The risk assessment suggests that such vulnerabilities may stem in part from the fact that industry participants may not fully understand how AML/CFT obligations apply to DeFi services. However, the report also notes that in other instances, participants may expressly seek to decentralize a service in an effort to avoid AML/CFT obligations that in fact do apply to such covered services. Additionally, the Treasury Department notes the supervisory challenges inherent to DeFi services because some are “developed with opaque organization structure.”
Treasury Department recommendations and request for public comment
The report includes recommendations for US government actions to mitigate the illicit finance risks associated with DeFi services, including:
- Strengthening AML/CFT regulatory supervision.

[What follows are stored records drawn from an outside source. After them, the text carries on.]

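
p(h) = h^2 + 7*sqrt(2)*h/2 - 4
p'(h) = 2*h + 7*sqrt(2)/2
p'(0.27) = 5.49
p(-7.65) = 16.66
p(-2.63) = -10.10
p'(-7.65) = -10.35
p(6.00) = 61.70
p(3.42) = 24.62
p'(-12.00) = -19.05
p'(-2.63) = -0.31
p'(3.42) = 11.79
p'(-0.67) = 3.61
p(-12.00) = 80.60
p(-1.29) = -8.72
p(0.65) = -0.36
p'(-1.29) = 2.37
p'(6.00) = 16.95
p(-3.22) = -9.57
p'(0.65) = 6.25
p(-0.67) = -6.87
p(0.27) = -2.59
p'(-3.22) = -1.49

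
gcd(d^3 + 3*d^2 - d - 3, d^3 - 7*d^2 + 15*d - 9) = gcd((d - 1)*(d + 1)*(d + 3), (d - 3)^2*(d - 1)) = d - 1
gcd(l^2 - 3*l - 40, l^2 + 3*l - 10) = l + 5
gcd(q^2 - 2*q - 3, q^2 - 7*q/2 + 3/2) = q - 3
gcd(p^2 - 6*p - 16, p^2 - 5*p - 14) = p + 2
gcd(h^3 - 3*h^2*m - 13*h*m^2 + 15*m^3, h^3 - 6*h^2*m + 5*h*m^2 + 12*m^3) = 1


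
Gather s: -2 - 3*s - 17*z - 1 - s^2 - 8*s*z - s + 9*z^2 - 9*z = -s^2 + s*(-8*z - 4) + 9*z^2 - 26*z - 3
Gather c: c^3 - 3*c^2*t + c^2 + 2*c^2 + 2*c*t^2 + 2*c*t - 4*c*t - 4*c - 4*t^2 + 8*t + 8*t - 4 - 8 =c^3 + c^2*(3 - 3*t) + c*(2*t^2 - 2*t - 4) - 4*t^2 + 16*t - 12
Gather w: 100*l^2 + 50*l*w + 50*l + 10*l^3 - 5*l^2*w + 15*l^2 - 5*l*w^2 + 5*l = 10*l^3 + 115*l^2 - 5*l*w^2 + 55*l + w*(-5*l^2 + 50*l)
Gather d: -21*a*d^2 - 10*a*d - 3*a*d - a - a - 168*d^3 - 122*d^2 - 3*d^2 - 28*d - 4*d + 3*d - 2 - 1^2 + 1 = -2*a - 168*d^3 + d^2*(-21*a - 125) + d*(-13*a - 29) - 2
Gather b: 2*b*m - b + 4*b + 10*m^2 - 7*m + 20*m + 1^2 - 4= b*(2*m + 3) + 10*m^2 + 13*m - 3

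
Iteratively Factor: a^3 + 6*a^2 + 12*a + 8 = (a + 2)*(a^2 + 4*a + 4) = (a + 2)^2*(a + 2)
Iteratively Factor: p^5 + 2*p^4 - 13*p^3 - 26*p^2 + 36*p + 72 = (p + 2)*(p^4 - 13*p^2 + 36) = (p - 3)*(p + 2)*(p^3 + 3*p^2 - 4*p - 12) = (p - 3)*(p + 2)^2*(p^2 + p - 6) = (p - 3)*(p - 2)*(p + 2)^2*(p + 3)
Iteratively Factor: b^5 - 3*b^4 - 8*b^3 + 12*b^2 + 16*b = (b)*(b^4 - 3*b^3 - 8*b^2 + 12*b + 16) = b*(b - 4)*(b^3 + b^2 - 4*b - 4) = b*(b - 4)*(b + 2)*(b^2 - b - 2) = b*(b - 4)*(b - 2)*(b + 2)*(b + 1)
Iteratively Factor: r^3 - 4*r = (r)*(r^2 - 4) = r*(r + 2)*(r - 2)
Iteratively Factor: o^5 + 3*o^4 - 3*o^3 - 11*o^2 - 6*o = (o + 1)*(o^4 + 2*o^3 - 5*o^2 - 6*o) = (o + 1)^2*(o^3 + o^2 - 6*o) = (o + 1)^2*(o + 3)*(o^2 - 2*o) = (o - 2)*(o + 1)^2*(o + 3)*(o)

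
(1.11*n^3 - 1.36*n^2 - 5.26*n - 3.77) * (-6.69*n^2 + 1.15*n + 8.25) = -7.4259*n^5 + 10.3749*n^4 + 42.7829*n^3 + 7.9523*n^2 - 47.7305*n - 31.1025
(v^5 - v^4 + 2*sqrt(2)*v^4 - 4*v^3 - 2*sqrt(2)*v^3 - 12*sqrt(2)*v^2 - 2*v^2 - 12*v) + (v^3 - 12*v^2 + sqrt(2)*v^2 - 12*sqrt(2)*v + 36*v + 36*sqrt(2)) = v^5 - v^4 + 2*sqrt(2)*v^4 - 3*v^3 - 2*sqrt(2)*v^3 - 11*sqrt(2)*v^2 - 14*v^2 - 12*sqrt(2)*v + 24*v + 36*sqrt(2)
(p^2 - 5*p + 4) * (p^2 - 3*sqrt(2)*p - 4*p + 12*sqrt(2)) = p^4 - 9*p^3 - 3*sqrt(2)*p^3 + 24*p^2 + 27*sqrt(2)*p^2 - 72*sqrt(2)*p - 16*p + 48*sqrt(2)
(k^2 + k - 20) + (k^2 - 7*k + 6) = 2*k^2 - 6*k - 14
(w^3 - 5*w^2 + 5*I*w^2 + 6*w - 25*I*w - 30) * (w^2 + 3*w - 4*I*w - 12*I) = w^5 - 2*w^4 + I*w^4 + 11*w^3 - 2*I*w^3 - 52*w^2 - 39*I*w^2 - 390*w + 48*I*w + 360*I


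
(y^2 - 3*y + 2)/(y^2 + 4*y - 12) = (y - 1)/(y + 6)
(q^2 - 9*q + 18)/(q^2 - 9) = (q - 6)/(q + 3)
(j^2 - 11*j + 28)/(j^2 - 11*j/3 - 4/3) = 3*(j - 7)/(3*j + 1)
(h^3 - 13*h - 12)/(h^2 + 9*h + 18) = (h^2 - 3*h - 4)/(h + 6)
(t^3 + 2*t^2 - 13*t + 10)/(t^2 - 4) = (t^2 + 4*t - 5)/(t + 2)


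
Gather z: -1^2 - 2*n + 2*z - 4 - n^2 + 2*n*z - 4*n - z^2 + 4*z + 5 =-n^2 - 6*n - z^2 + z*(2*n + 6)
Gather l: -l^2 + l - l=-l^2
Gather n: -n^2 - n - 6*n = -n^2 - 7*n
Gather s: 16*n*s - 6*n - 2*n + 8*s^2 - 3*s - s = -8*n + 8*s^2 + s*(16*n - 4)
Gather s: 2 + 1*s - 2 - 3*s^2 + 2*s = -3*s^2 + 3*s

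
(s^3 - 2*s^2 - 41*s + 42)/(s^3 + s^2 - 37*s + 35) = (s^2 - s - 42)/(s^2 + 2*s - 35)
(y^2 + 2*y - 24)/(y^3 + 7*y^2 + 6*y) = (y - 4)/(y*(y + 1))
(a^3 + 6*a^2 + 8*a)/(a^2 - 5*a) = (a^2 + 6*a + 8)/(a - 5)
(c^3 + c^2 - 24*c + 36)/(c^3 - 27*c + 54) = (c - 2)/(c - 3)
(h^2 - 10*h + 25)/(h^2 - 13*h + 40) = (h - 5)/(h - 8)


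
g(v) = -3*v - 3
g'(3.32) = -3.00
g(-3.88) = 8.64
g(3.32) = -12.96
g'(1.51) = -3.00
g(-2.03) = 3.09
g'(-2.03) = -3.00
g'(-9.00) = -3.00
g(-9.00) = 24.00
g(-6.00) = 15.00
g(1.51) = -7.53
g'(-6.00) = -3.00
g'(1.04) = -3.00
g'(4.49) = -3.00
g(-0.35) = -1.95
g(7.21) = -24.63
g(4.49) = -16.47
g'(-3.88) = -3.00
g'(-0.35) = -3.00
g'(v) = -3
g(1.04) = -6.12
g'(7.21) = -3.00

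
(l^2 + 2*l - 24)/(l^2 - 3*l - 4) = (l + 6)/(l + 1)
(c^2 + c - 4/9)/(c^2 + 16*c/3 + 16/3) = (c - 1/3)/(c + 4)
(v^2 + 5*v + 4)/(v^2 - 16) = (v + 1)/(v - 4)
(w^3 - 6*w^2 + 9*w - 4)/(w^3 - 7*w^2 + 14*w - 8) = (w - 1)/(w - 2)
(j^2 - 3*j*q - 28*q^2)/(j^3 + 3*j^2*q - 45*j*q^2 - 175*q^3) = (j + 4*q)/(j^2 + 10*j*q + 25*q^2)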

- Assessing enhancements to the AML/CFT regulatory regime to address gaps.
- Providing additional guidance for the private sector on DeFi services’ AML/CFT obligations, as well as coordinating with industry on threat mitigation and information sharing.
- Engaging with foreign jurisdictions to implement the latest global Financial Action Task Force (FATF) standards and to close gaps in FATF implementation governing DeFi.
The Treasury Department also seeks public input on the risk assessment, and it poses several questions for comment, including what factors should be considered to determine whether DeFi services are a financial institution under the BSA, as well as recommendations for clarifying the DeFi services covered by the BSA and how AML/CFT obligations should vary based on the different types of DeFi services.